Megyn Kelly Suspects Laquan McDonald Shooting Cover-Up [Video]


Megyn Kelly strongly implied that a politically motivated cover-up surrounds the fatal shooting of teenager Laquan McDonald by a Chicago police officer who now faces a first-degree murder charge.

McDonald was reportedly shot 16 times by the officer, who is now out on $1.5 million bail.

On her show, the host of FNC’s The Kelly File raised two issues about the case.

  • Video of the October, 2014, shooting was kept under wraps for more than a year, and only released on November 24, many months after Mayor Rahm Emanuel was reelected for second term in an April 2015 runoff election.
  • The U.S. Department of Justice launched investigations within days of the Michael Brown and Freddie Gray deaths in Ferguson, Missouri, and Baltimore, Maryland, respectively, in contrast to the delayed launching of a federal probe into the Laquan McDonald case.

Mayor Emanuel is President Obama’s ex-chief of staff at the White House. Obama’s fellow Democrat was also a formerly a U.S. Congressman representing a Chicago-area district.

Obama apparently only days ago commented on the Laquan McDonald case, unlike his immediate response to the above-mentioned police controversies, Megyn Kelly noted.

On November 25, Obama wrote on Facebook that he was deeply disturbed by the footage of the shooting of the 17-year-old.

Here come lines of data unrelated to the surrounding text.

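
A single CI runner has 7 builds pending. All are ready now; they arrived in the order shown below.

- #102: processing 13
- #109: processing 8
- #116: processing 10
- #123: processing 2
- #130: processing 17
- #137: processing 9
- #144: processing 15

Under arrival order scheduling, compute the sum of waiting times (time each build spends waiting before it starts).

FIFO (arrival order): #102 #109 #116 #123 #130 #137 #144.
#102: waits 0, runs 0→13
#109: waits 13, runs 13→21
#116: waits 21, runs 21→31
#123: waits 31, runs 31→33
#130: waits 33, runs 33→50
#137: waits 50, runs 50→59
#144: waits 59, runs 59→74
Sum = 0+13+21+31+33+50+59 = 207.

207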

Protesters converged on Chicago’s Magnificent Mile commercial district on Black Friday in the wake of the video release of the Laquan McDonald killing.

Against the backdrop of the growing outcry, the mayor fired police chief Garry McCarthy on December 1. Emanuel is also setting up a task force to study police violence.

Chicago Mayor Rahm Emanuel and ex police chief Garry McCarthy
[Photo by Scott Olson/Getty Images]
“Emanuel, McCarthy, and Cook County State’s Attorney Anita Alvarez have faced criticism for taking 13 months to release the video of the 2014 shooting and to charge [the officer],” Reuters reported.

Some Chicagoans have also called for the resignations of Emanuel and Alvarez.

The city also paid out $5 million to McDonald’s family in a settlement for any claims arising out of the fatal police shooting.

During a panel discussion Tuesday night, Megyn Kelly addressed the potential disparate treatment that may have been in play in how the U.S. Department of Justice approached the Laquan McDonald case.

“You go to Chicago, and it took six months for them to announce any DOJ investigation …two days after Michael Brown was killed, [former AG Eric Holder] said this case must be reviewed … the question is whether there is a double standard when it involves a friend of the president …”

Watch the entire conversation embedded below and draw your own conclusions about whether cronyism or favoritism might have been a component.

https://www.youtube.com/watch?v=a5xgqHokR5k

Obama foes have claimed that this could be another form of selective enforcement or non-enforcement of the law which was reflected, for example, by heightened IRS scrutiny of Tea Party groups (where the Justice Department investigation ultimately found no criminal activity) or the federal prosecution of anti-Obama documentarian Dinesh D’Souza for a relatively minor campaign finance violation.

Illinois Attorney General Lisa Madigan on December 1 sent a letter to current U.S. Attorney General Loretta Lynch calling for, among other things, a federal civil rights investigation of the Chicago PD’s policy on using deadly force and whether a pattern or practice of discriminatory policing exists on the force.

According to Chicago Tribune columnist John Kass, black voters in the 2015 mayoral election would have abandoned Emanuel in droves “if the public had seen Officer Jason Van Dyke pumping 16 shots into McDonald…”

Rahm Emanuel at second term inauguration with Clinton
[Photo by Brian Kersey/Getty Images]
Separately, Mayor Emanuel became upset yesterday when a reporter questioned him about an upcoming family vacation to Cuba, a communist country with which the U.S. only recently restored diplomatic relations. “Well, first of all, thanks for telling everybody what I’m going to do with my family. You just had a private conversation with me, and now you decide to make that public. I really don’t appreciate that. I really don’t … I’m expressing to you now publicly my displeasure,” Emanuel declared. He went on to explain that he traditionally exposes his family to other cultures on family trips.